Atos is focused on business technology that powers progress and helps organizations to create their firm of the future. It is the Worldwide Information Technology Partner for the Olympic and Paralympic Games and is quoted on the NYSE Euronext Paris market. Atos operates under the brands Atos, Atos Consulting & Technology Services, Worldline and Atos Worldgrid.
This document contains further forward-looking statements that involve risks and uncertainties concerning the Group's expected growth and profitability in the future. Actual events or results may differ from those described in this document due to a number of risks and uncertainties that are described within the 2012 Reference Document filed with the Autorité des Marches Financiers (AMF) on April 3rd, 2013 under the registration number: D13-0271.
Business Units include Germany, France, United Kingdom & Ireland, Benelux & The Nordics (The Netherlands, Belgium, Luxembourg, Denmark, Finland, and Sweden), Atos Worldline (French, German, Belgian, Asian, and Indian subsidiaries), Central & Eastern Europe (CEE: Austria, Bulgaria, Croatia, Serbia, Poland, Czech Republic, Russia, Romania, Slovakia, Switzerland, Italy and Turkey), North America (USA and Canada), Iberia (Spain and Portugal), and Other Business Units including Major Events, Latin America (Brazil, Argentina, Mexico, Colombia and Chile), Asia Pacific (Japan, China, Hong Kong, Singapore, Malaysia, Indonesia, Philippines, Taiwan, Thailand and Australia), India, Middle East, Morocco, South Africa, and New Business Ventures (blueKiwi, Yunano and Canopy).

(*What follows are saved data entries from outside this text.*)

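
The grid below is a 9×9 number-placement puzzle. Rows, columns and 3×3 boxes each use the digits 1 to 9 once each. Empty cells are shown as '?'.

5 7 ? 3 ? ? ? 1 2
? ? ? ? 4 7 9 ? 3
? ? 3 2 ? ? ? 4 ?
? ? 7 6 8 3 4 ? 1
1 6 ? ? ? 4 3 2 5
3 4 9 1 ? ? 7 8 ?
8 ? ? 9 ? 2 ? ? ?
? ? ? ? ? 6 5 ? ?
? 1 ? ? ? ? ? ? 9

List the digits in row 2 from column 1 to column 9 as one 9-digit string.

621847953

row 4, column 1 = 2: row 4 has {1,3,4,6,7,8}; col 1 has {1,3,5,8}; box has {1,3,4,6,7,9} → only 2 remains.
row 4, column 2 = 5: row 4 has {1,2,3,4,6,7,8}; col 2 has {1,4,6,7}; box has {1,2,3,4,6,7,9} → only 5 remains.
row 4, column 8 = 9: row 4 has {1,2,3,4,5,6,7,8}; col 8 has {1,2,4,8}; box has {1,2,3,4,5,7,8} → only 9 remains.
row 5, column 3 = 8: row 5 has {1,2,3,4,5,6}; col 3 has {3,7,9}; box has {1,2,3,4,5,6,7,9} → only 8 remains.
row 5, column 4 = 7: row 5 has {1,2,3,4,5,6,8}; col 4 has {1,2,3,6,9}; box has {1,3,4,6,8} → only 7 remains.
row 5, column 5 = 9: row 5 has {1,2,3,4,5,6,7,8}; col 5 has {4,8}; box has {1,3,4,6,7,8} → only 9 remains.
row 6, column 6 = 5: row 6 has {1,3,4,7,8,9}; col 6 has {2,3,4,6,7}; box has {1,3,4,6,7,8,9} → only 5 remains.
row 6, column 9 = 6: row 6 has {1,3,4,5,7,8,9}; col 9 has {1,2,3,5,9}; box has {1,2,3,4,5,7,8,9} → only 6 remains.
row 7, column 2 = 3: row 7 has {2,8,9}; col 2 has {1,4,5,6,7}; box has {1,8} → only 3 remains.
row 9, column 6 = 8: row 9 has {1,9}; col 6 has {2,3,4,5,6,7}; box has {2,6,9} → only 8 remains.
row 1, column 5 = 6: row 1 has {1,2,3,5,7}; col 5 has {4,8,9}; box has {2,3,4,7} → only 6 remains.
row 1, column 6 = 9: row 1 has {1,2,3,5,6,7}; col 6 has {2,3,4,5,6,7,8}; box has {2,3,4,6,7} → only 9 remains.
row 1, column 7 = 8: row 1 has {1,2,3,5,6,7,9}; col 7 has {3,4,5,7,9}; box has {1,2,3,4,9} → only 8 remains.
row 2, column 1 = 6: row 2 has {3,4,7,9}; col 1 has {1,2,3,5,8}; box has {3,5,7} → only 6 remains.
row 2, column 8 = 5: row 2 has {3,4,6,7,9}; col 8 has {1,2,4,8,9}; box has {1,2,3,4,8,9} → only 5 remains.
row 3, column 1 = 9: row 3 has {2,3,4}; col 1 has {1,2,3,5,6,8}; box has {3,5,6,7} → only 9 remains.
row 3, column 2 = 8: row 3 has {2,3,4,9}; col 2 has {1,3,4,5,6,7}; box has {3,5,6,7,9} → only 8 remains.
row 3, column 6 = 1: row 3 has {2,3,4,8,9}; col 6 has {2,3,4,5,6,7,8,9}; box has {2,3,4,6,7,9} → only 1 remains.
row 3, column 7 = 6: row 3 has {1,2,3,4,8,9}; col 7 has {3,4,5,7,8,9}; box has {1,2,3,4,5,8,9} → only 6 remains.
row 3, column 9 = 7: row 3 has {1,2,3,4,6,8,9}; col 9 has {1,2,3,5,6,9}; box has {1,2,3,4,5,6,8,9} → only 7 remains.
row 6, column 5 = 2: row 6 has {1,3,4,5,6,7,8,9}; col 5 has {4,6,8,9}; box has {1,3,4,5,6,7,8,9} → only 2 remains.
row 7, column 7 = 1: row 7 has {2,3,8,9}; col 7 has {3,4,5,6,7,8,9}; box has {5,9} → only 1 remains.
row 7, column 9 = 4: row 7 has {1,2,3,8,9}; col 9 has {1,2,3,5,6,7,9}; box has {1,5,9} → only 4 remains.
row 8, column 4 = 4: row 8 has {5,6}; col 4 has {1,2,3,6,7,9}; box has {2,6,8,9} → only 4 remains.
row 8, column 9 = 8: row 8 has {4,5,6}; col 9 has {1,2,3,4,5,6,7,9}; box has {1,4,5,9} → only 8 remains.
row 9, column 4 = 5: row 9 has {1,8,9}; col 4 has {1,2,3,4,6,7,9}; box has {2,4,6,8,9} → only 5 remains.
row 9, column 7 = 2: row 9 has {1,5,8,9}; col 7 has {1,3,4,5,6,7,8,9}; box has {1,4,5,8,9} → only 2 remains.
row 1, column 3 = 4: row 1 has {1,2,3,5,6,7,8,9}; col 3 has {3,7,8,9}; box has {3,5,6,7,8,9} → only 4 remains.
row 2, column 2 = 2: row 2 has {3,4,5,6,7,9}; col 2 has {1,3,4,5,6,7,8}; box has {3,4,5,6,7,8,9} → only 2 remains.
row 2, column 3 = 1: row 2 has {2,3,4,5,6,7,9}; col 3 has {3,4,7,8,9}; box has {2,3,4,5,6,7,8,9} → only 1 remains.
row 2, column 4 = 8: row 2 has {1,2,3,4,5,6,7,9}; col 4 has {1,2,3,4,5,6,7,9}; box has {1,2,3,4,6,7,9} → only 8 remains.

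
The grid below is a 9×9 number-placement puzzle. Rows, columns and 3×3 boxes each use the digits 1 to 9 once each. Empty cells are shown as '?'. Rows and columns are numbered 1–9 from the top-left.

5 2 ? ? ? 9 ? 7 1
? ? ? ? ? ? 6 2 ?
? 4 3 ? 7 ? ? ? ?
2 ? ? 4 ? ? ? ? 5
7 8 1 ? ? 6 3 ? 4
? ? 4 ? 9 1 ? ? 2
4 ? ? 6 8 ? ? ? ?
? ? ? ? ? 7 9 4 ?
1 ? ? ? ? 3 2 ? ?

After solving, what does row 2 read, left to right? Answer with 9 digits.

R4C5 = 3 (sole candidate).
R4C6 = 8 (sole candidate).
R5C8 = 9 (sole candidate).
R1C4 = 3 (hidden single in row 1).
R2C9 = 3: in row 2, 3 can only go here (every other open cell in that row sees a 3).
R7C9 = 7 (sole candidate).
R3C4 = 1 (hidden single in row 3).
R3C1 = 6 (hidden single in row 3).
R1C3 = 8 (sole candidate).
R1C7 = 4 (sole candidate).
R2C1 = 9: row 2 has {2,3,6}; col 1 has {1,2,4,5,6,7}; box has {2,3,4,5,6,8} → only 9 remains.
R2C3 = 7: row 2 has {2,3,6,9}; col 3 has {1,3,4,8}; box has {2,3,4,5,6,8,9} → only 7 remains.
R6C1 = 3 (sole candidate).
R8C1 = 8 (sole candidate).
R8C9 = 6 (sole candidate).
R9C9 = 8 (sole candidate).
R1C5 = 6 (sole candidate).
R2C2 = 1: row 2 has {2,3,6,7,9}; col 2 has {2,4,8}; box has {2,3,4,5,6,7,8,9} → only 1 remains.
R3C9 = 9 (sole candidate).
R9C8 = 5 (sole candidate).
R3C8 = 8 (sole candidate).
R6C8 = 6 (sole candidate).
R7C7 = 1 (sole candidate).
R7C8 = 3 (sole candidate).
R9C4 = 9 (sole candidate).
R9C5 = 4 (sole candidate).
R2C5 = 5: row 2 has {1,2,3,6,7,9}; col 5 has {3,4,6,7,8,9}; box has {1,3,6,7,9} → only 5 remains.
R2C6 = 4: row 2 has {1,2,3,5,6,7,9}; col 6 has {1,3,6,7,8,9}; box has {1,3,5,6,7,9} → only 4 remains.
R3C6 = 2 (sole candidate).
R3C7 = 5 (sole candidate).
R4C7 = 7 (sole candidate).
R4C8 = 1 (sole candidate).
R5C5 = 2 (sole candidate).
R6C2 = 5 (sole candidate).
R6C4 = 7 (sole candidate).
R6C7 = 8 (sole candidate).
R7C2 = 9 (sole candidate).
R7C6 = 5 (sole candidate).
R8C2 = 3 (sole candidate).
R8C4 = 2 (sole candidate).
R8C5 = 1 (sole candidate).
R9C3 = 6 (sole candidate).
R2C4 = 8: row 2 has {1,2,3,4,5,6,7,9}; col 4 has {1,2,3,4,6,7,9}; box has {1,2,3,4,5,6,7,9} → only 8 remains.

917854623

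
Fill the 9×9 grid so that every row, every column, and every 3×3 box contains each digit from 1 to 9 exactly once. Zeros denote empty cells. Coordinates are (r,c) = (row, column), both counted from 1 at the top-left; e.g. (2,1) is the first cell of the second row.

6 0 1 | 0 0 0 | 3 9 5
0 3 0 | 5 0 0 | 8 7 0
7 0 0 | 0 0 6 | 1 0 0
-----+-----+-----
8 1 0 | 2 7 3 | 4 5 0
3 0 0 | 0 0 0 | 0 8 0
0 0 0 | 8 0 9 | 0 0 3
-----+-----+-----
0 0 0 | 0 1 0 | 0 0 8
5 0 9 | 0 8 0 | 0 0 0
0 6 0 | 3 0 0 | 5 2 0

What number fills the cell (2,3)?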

Revenue organic growth is presented at constant scope and exchange rates. 2013 objectives have to be considered with exchange rates as of 31 December 2012.
Adjusted (non diluted) Earnings Per Share (EPS) represents the net income adjusted of restructuring, rationalization and customer relationship amortization, net of tax, divided by the weighted average number of shares during the year.
Worldline figures are best estimates made by the company during the carve-out process and are unaudited.